J' avais encore quelques jours ici, quelques tâches à accomplir avant de pouvoir partir en paix. Je ne voulais pas laisser de travail inachevé, pas de fardeau pour les autres. Je m'assis près de la fenêtre, le regard perdu dans le crépuscule qui s'installait sur la ville. Le soleil déclinait lentement, peignant le ciel de nuances d'orange et de violet, tandis que l'obscurité grandissait en moi.
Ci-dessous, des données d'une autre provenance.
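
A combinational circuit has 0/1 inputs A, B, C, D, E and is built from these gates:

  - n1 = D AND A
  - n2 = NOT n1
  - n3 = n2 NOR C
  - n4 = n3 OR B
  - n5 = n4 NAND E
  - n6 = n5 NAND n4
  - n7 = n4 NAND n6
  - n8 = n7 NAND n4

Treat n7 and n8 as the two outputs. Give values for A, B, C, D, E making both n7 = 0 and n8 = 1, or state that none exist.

Check with A=1 B=1 C=0 D=1 E=1:
n1 = D AND A = 1 AND 1 = 1
n2 = NOT n1 = NOT 1 = 0
n3 = n2 NOR C = 0 NOR 0 = 1
n4 = n3 OR B = 1 OR 1 = 1
n5 = n4 NAND E = 1 NAND 1 = 0
n6 = n5 NAND n4 = 0 NAND 1 = 1
n7 = n4 NAND n6 = 1 NAND 1 = 0
n8 = n7 NAND n4 = 0 NAND 1 = 1
So n7 = 0 and n8 = 1.

A=1 B=1 C=0 D=1 E=1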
Le travail terminé, je retirai mes écouteurs, étirai mes muscles endoloris. La maison était silencieuse, les rires d'en bas avaient cessé. Seule, je me sentais étrangement soulagée. Mon pouce effleura l'écran de mon téléphone. Un message de Marion.
« Pourquoi tu n' as pas aimé ma publication ? »
C'était envoyé il y a une minute. Puis un autre message : « Oh, pardon ! »
Curieuse, malgré moi, j'ouvris sa publication. Neuf photos. Des cadeaux. Une robe de princesse rose, étincelante. Des chaussures de verre brodées de diamants. Une voiture de sport rouge flamboyante. Et au centre, une photo d'elle, souriante, blottie entre Gaspard et Victor. La légende : « Aujourd'hui, j'ai aussi été une princesse. »
Je savais qu'elle cherchait à me blesser. Avant, j'aurais été furieuse. Furieuse que Gaspard et Victor offrent à une autre ce qu'ils m'avaient un jour promis. Mais aujourd'hui, mon cœur était vide. Je partais. Tout cela n'avait plus d'importance.
Nonchalamment, je tapotai l'écran. Un cœur rouge apparut sous sa publication. Je n'étais plus leur centre. J'étais juste une amie, comme les autres. Le problème de choisir entre eux, je le leur laissais.
Le lendemain, je me rendis au bureau pour démissionner. Le soir, je revins chez moi, déterminée à effacer toutes les traces de mon passé. Je rassemblai toutes les photos que nous avions prises, Gaspard, Victor et moi. Des décennies de souvenirs. Des dizaines d'albums, lourds de rires et de promesses.
Je les feuilletai une dernière fois. Les châteaux de sable de notre enfance. Leurs mains tendues pour m' aider à traverser la route. Les trophées partagés au collège. Nos voyages universitaires, nos rires, nos secrets. Chaque cliché était une piqûre, un rappel de ce que nous avions été.
Mais ce n'était plus important.
Une à une, je pris les photos et les allumai. Les flammes dévorèrent les visages souriants, les paysages colorés, les moments volés. Je les jetai dans la poubelle, créant un petit brasier qui consumait nos souvenirs. Les images se tordaient, noircissaient, se réduisaient en cendres.
C'est à ce moment-là qu'ils rentrèrent. Gaspard et Victor. Ils me virent, debout, le regard vide, les flammes dans la poubelle. Ils comprirent.
Gaspard se précipita, sa voix trahissant une panique que je ne lui avais jamais connue. « Aurélie, qu'est-ce que tu fais ? »
Je le regardai, un instant, puis je baissai les yeux. « Elles moisissaient, » répondis-je d'une voix neutre. « Alors je les ai brûlées. »
Victor, le visage pâle, tenta de sauver les dernières photos, mais ma main trembla et elles tombèrent toutes dans le feu. Le brasier s'intensifia, les engloutissant sans retour. Victor recula, ses yeux s'embuant de larmes.
« Même si elles moisissaient, tu n'aurais pas dû les brûler, » murmura-t-il, sa voix brisée. « Ce sont nos souvenirs. »
Gaspard, les yeux rouges de colère et de douleur, serra les poings. « Comment as-tu pu faire ça ? »
J'eus envie de rire. C'était ridicule. J'étais là, vivante, et ils m'avaient blessée à maintes reprises pour Marion. Et maintenant, ils pleuraient pour des photos.
Je me demandai, un instant, quelle serait leur réaction s'ils apprenaient que je rentrais à la maison pour me marier.